Enterprise Supplier Development (ESD) programmes are widely acknowledged as critical tools to levelling the playing field that benefit both Small, Medium and Micro Enterprises (SMMEs) and corporates, yet implementing them is often not that straight forward.
ESD programmes do not always go according to plan due to various reasons, such as an absence of deliberate and well thought through management and planning. When this happens, corporates, as well as their Small and Growing Businesses (SBGs), could be left feeling like the entire process does not live up to expectation in terms of the time, effort and resources expanded to yield the desired tangible benefits.
Yet, getting it right is vitally important, as successfully executed ESD programmes are not only beneficial to corporates and SMMEs, but to the economy as a whole. Supporting SBGs is key to ensuring job creation and sustainability, as well as much-needed economic growth.
A typical ESD programme is designed to bridge the capacity and capability gap between SGBs that want to work with corporates, which in turn are usually reluctant to work with SMMEs. This hesitancy often stems from concerns about working with a small and growing supplier with whom no prior relationship exists. Corporates are often concerned about aspects of capability, capacity, quality, price, service and delivery that a new, small and growing suppliers offers.
Despite these concerns, most corporates find themselves trying to include SMMEs in their supply chains, but often grapple with balancing ESD and supply chain strategy design and endorsement, execution capacity and experience, and ESD programme KPI achievement. On a local level, ESD programmes help businesses meet Broad-based Black Economic Empowerment (BBBEE) requirements. On a global level, most corporates are committed to helping drive supplier diversity, which is linked to some of the United Nations’ Sustainable Development Goals (SDGs).
However, from the outset, it needs to be stated that ESD programmes should never be viewed as a “grudge buy” or “tick box exercise”, simply done for the purposes of BBBEE compliance or to demonstrate alignment with SDGs. Rather, a deliberate effort should be made to ensure that ESD brings real benefits to both corporates and SMMEs, thus the critical need for ESD programmes to be aligned with broader business objectives.
Corporates must recognise that, by their nature, SMMEs possess a level of agility that more established suppliers simply do not. Not only are SMMEs well placed to be responsive to meeting the corporate’s objectives, but they are also agile enough to keep up with its evolving needs. In some cases, SMMEs can even be ahead of the curve and predict the next innovation or respond to anomalous change that is coming, while having the flexibility to rapidly respond to how they approach a corporate’s problem.
So, where do many ESD programmes achieve limited success? The main problem is that a lot of corporates devise an ESD strategy and strive to be the implementation custodian thereof themselves. Yet, this is tantamount to being the player and referee at the same time and this approach seldom yields sustained success.
Essentially, once a corporate develops its ESD strategy following a best practice strategy framework, it achieves clarity on not only its ESD strategic imperatives, but also the objectives, approach, and tactics thereof. This enables the corporate to create a conducive environment for the ESD strategy to thrive. Done right, this means teaming up with a knowledgeable and experienced ESD implementation partner that will bring on board a robust team of subject matter experts to ensure the realisation of the ESD strategy’s objectives.
Many corporates that try to develop and implement an ESD strategy find that they don’t always have the depth and breadth of skills to execute it. Rather, their focus should be on providing the right conditions for successful execution and then leverage the right partners to achieve this.
Another common mistake that corporates make is defining ESD strategic principles that are annual. This is more prevalent among corporates that have less experience with developing and facilitating the implementation of ESD programmes. Taking an annual view of an ESD strategy is akin to a shotgun approach, with the corporate rushing to reach as many of its ESD goals as possible in a 12-month period.

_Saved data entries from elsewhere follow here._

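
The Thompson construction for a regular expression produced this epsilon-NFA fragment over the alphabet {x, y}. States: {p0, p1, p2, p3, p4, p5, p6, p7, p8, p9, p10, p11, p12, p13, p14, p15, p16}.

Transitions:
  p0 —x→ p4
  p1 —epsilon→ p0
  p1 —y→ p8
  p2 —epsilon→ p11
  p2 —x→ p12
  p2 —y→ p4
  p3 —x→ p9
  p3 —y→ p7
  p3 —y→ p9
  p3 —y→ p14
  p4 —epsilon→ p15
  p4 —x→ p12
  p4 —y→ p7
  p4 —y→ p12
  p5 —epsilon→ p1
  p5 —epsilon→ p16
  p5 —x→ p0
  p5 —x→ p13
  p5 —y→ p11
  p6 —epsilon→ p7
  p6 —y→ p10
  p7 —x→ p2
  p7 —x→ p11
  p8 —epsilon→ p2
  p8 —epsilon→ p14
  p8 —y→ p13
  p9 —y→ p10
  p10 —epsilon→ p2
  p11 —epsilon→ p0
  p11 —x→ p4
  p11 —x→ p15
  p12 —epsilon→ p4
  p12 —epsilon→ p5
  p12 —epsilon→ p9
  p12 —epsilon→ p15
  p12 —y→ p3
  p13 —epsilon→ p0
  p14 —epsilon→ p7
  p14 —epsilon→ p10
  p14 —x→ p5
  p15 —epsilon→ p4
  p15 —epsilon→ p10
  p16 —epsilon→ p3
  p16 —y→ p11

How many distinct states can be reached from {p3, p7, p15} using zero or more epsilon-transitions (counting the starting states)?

8

Start with {p3, p7, p15}.
From p15 via epsilon: add p4, p10.
From p10 via epsilon: add p2.
From p2 via epsilon: add p11.
From p11 via epsilon: add p0.
epsilon-closure = {p0, p2, p3, p4, p7, p10, p11, p15}, which has 8 states.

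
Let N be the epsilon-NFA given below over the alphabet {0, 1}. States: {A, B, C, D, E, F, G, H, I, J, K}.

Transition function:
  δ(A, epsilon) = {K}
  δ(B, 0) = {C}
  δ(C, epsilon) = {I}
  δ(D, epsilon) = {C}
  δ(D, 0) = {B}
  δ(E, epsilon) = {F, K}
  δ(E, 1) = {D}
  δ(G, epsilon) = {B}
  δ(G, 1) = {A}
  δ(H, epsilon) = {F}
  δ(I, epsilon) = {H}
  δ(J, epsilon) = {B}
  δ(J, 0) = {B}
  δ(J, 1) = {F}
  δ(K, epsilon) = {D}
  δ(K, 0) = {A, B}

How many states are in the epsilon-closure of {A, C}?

7

Start with {A, C}.
From A via epsilon: add K.
From C via epsilon: add I.
From I via epsilon: add H.
From K via epsilon: add D.
From H via epsilon: add F.
epsilon-closure = {A, C, D, F, H, I, K}, which has 7 states.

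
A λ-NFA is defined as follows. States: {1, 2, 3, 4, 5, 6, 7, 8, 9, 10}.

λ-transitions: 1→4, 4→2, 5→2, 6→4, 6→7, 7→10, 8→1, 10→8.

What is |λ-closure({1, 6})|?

7

Start with {1, 6}.
From 1 via λ: add 4.
From 6 via λ: add 7.
From 4 via λ: add 2.
From 7 via λ: add 10.
From 10 via λ: add 8.
λ-closure = {1, 2, 4, 6, 7, 8, 10}, which has 7 states.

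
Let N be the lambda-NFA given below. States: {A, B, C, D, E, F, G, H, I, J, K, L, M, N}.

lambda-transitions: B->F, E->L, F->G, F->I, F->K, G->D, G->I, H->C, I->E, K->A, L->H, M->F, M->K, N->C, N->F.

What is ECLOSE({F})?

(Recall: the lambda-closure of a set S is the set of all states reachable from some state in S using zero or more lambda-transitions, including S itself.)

Start with {F}.
From F via lambda: add G, I, K.
From G via lambda: add D.
From I via lambda: add E.
From K via lambda: add A.
From E via lambda: add L.
From L via lambda: add H.
From H via lambda: add C.
No new states can be added; the closed set is {A, C, D, E, F, G, H, I, K, L}.

{A, C, D, E, F, G, H, I, K, L}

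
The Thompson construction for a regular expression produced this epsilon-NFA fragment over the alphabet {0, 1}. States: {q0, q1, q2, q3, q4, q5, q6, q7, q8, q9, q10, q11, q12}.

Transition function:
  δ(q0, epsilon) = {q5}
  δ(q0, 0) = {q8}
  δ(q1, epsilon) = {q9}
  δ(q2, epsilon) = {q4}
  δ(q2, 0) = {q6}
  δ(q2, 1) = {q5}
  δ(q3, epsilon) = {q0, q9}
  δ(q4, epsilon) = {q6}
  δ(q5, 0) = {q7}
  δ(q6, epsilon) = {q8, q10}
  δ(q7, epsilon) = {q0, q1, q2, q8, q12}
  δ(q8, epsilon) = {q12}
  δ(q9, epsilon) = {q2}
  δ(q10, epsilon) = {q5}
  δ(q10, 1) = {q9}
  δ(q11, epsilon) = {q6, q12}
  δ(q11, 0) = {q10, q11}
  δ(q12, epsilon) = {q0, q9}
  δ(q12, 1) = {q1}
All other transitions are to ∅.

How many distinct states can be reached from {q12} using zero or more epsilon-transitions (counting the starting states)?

9

Start with {q12}.
From q12 via epsilon: add q0, q9.
From q0 via epsilon: add q5.
From q9 via epsilon: add q2.
From q2 via epsilon: add q4.
From q4 via epsilon: add q6.
From q6 via epsilon: add q8, q10.
epsilon-closure = {q0, q2, q4, q5, q6, q8, q9, q10, q12}, which has 9 states.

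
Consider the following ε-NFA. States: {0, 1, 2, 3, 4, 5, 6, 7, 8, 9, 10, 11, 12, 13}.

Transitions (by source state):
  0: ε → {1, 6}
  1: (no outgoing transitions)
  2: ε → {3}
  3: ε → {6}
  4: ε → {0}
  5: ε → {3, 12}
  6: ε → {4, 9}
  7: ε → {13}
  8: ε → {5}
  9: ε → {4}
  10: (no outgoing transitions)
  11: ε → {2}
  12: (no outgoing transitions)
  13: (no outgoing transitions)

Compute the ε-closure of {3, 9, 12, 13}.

Start with {3, 9, 12, 13}.
From 3 via ε: add 6.
From 9 via ε: add 4.
From 4 via ε: add 0.
From 0 via ε: add 1.
No new states can be added; the closed set is {0, 1, 3, 4, 6, 9, 12, 13}.

{0, 1, 3, 4, 6, 9, 12, 13}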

Unfortunately though, this approach generally erodes the potential sustainability and impact of ESD programmes. In reality, a successful ESD strategy and the implementation thereof should span three to five years, with the focus shifting away from chasing a quick win to a long-term approach. This allows the corporate to incrementally deepen the impact and sustainability of its ESD strategic imperatives.
Implementation partners are also key to facilitating SMMEs’ entry into the corporate supply chain by being deliberate in addressing the concerns of corporates that are reluctant to enter into a relationship with SGBs. This requires understanding and leveraging a supply chain’s preferential procurement Key Performance Indicators (KPIs) to frame the ESD programme. Framing the ESD programme around these desired outputs will ensure that SMMEs meet the corporate’s non-negotiable supplier contracting requirements, which will alleviate its concerns and increase its willingness to engage with smaller suppliers.
A successful ESD programme must be a business imperative that is aligned to a business problem that a corporate is seeking to solve. If not, it will fail to achieve the tangible value and depth that stems from the innovation and agility that can be unleashed by adding SMMEs into a supply chain.
Mpopi Khupe, Executive Director at Zevoli Growth Partners.